My friend Kathy posted this on her Facebook feed. Since her parents are both long gone, and because she constantly references her own memory lapses, I know she's talking about herself here. This makes me sad for her, but at the same time, it's illuminating.
Recently Stacy encouraged me to meet Kathy "in her reality." Clearly it's good advice from someone who has experience with dementia patients. I have to remind myself that she's likely never going to get better, so what is the harm in indulging her? There is no harm. I am helping to ensure that whatever time we have left together is friendly and less stressful for both of us. (Thank you, Stacy.)
I worry about Kathy because I know at least two of our friends -- John and Gregory -- don't want to spend time with her. They feel being around her is "too disturbing." I am especially sad about John's decision, because Kathy has always been more than a little in love with him and I know hearing from him would mean more to her than just dumb old me. But John has gone through dementia with a family member and knows what he can handle and what he can't, so he's chosen to communicate with Kathy only through texts and emojis.

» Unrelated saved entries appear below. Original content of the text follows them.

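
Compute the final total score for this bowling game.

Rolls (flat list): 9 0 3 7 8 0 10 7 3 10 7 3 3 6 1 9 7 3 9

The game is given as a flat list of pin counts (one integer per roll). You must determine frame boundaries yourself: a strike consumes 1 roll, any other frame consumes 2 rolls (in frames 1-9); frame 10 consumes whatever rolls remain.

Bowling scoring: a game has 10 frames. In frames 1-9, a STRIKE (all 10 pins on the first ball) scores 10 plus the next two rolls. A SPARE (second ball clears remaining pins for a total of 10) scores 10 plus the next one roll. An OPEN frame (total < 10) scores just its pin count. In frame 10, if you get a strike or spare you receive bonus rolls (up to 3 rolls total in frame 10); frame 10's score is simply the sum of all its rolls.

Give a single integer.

Frame 1: OPEN (9+0=9). Cumulative: 9
Frame 2: SPARE (3+7=10). 10 + next roll (8) = 18. Cumulative: 27
Frame 3: OPEN (8+0=8). Cumulative: 35
Frame 4: STRIKE. 10 + next two rolls (7+3) = 20. Cumulative: 55
Frame 5: SPARE (7+3=10). 10 + next roll (10) = 20. Cumulative: 75
Frame 6: STRIKE. 10 + next two rolls (7+3) = 20. Cumulative: 95
Frame 7: SPARE (7+3=10). 10 + next roll (3) = 13. Cumulative: 108
Frame 8: OPEN (3+6=9). Cumulative: 117
Frame 9: SPARE (1+9=10). 10 + next roll (7) = 17. Cumulative: 134
Frame 10: SPARE. Sum of all frame-10 rolls (7+3+9) = 19. Cumulative: 153

Answer: 153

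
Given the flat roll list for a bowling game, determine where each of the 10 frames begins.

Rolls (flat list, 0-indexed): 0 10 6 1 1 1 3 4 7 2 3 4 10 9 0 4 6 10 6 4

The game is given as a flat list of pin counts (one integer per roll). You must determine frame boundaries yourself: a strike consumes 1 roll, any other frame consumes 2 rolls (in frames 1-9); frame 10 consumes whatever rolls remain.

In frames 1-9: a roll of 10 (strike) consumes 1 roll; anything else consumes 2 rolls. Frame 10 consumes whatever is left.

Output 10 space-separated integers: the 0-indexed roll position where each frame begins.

Answer: 0 2 4 6 8 10 12 13 15 17

Derivation:
Frame 1 starts at roll index 0: rolls=0,10 (sum=10), consumes 2 rolls
Frame 2 starts at roll index 2: rolls=6,1 (sum=7), consumes 2 rolls
Frame 3 starts at roll index 4: rolls=1,1 (sum=2), consumes 2 rolls
Frame 4 starts at roll index 6: rolls=3,4 (sum=7), consumes 2 rolls
Frame 5 starts at roll index 8: rolls=7,2 (sum=9), consumes 2 rolls
Frame 6 starts at roll index 10: rolls=3,4 (sum=7), consumes 2 rolls
Frame 7 starts at roll index 12: roll=10 (strike), consumes 1 roll
Frame 8 starts at roll index 13: rolls=9,0 (sum=9), consumes 2 rolls
Frame 9 starts at roll index 15: rolls=4,6 (sum=10), consumes 2 rolls
Frame 10 starts at roll index 17: 3 remaining rolls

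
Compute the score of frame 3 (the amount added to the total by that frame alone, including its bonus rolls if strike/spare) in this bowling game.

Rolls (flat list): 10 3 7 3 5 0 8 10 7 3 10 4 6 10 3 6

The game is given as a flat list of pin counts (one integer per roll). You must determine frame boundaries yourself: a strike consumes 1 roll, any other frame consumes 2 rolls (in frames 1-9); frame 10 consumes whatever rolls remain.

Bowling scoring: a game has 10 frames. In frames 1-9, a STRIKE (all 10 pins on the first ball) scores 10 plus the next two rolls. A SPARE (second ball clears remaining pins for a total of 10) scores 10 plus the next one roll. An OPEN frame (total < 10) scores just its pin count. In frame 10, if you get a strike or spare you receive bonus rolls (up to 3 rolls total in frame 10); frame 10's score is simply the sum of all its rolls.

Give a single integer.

Frame 1: STRIKE. 10 + next two rolls (3+7) = 20. Cumulative: 20
Frame 2: SPARE (3+7=10). 10 + next roll (3) = 13. Cumulative: 33
Frame 3: OPEN (3+5=8). Cumulative: 41
Frame 4: OPEN (0+8=8). Cumulative: 49
Frame 5: STRIKE. 10 + next two rolls (7+3) = 20. Cumulative: 69

Answer: 8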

I also worry about Kathy because, as we all begin to get vaccinated, she's going to try to make plans. She moved out to Dekalb to save money on housing and be closer to her adult grandchildren, both of which are good things. But Dekalb is an hour out of Chicago. She should not be driving. Even if I take the train out there, the nearest stop is 20 miles from her home. I don't want to be with her for those 20 miles. I don't know how to tell her I'll Uber to/from the train station to visit her without her knowing I just don't trust her driving skills. I certainly don't want to be responsible for her driving up here. I hate to say it, but there are some things about Covid I'll miss, and the perfect excuse it gives me not to see Kathy is one of them.
I miss the old days, when all we worried about was who was sleeping with who and who got passed over for a promotion.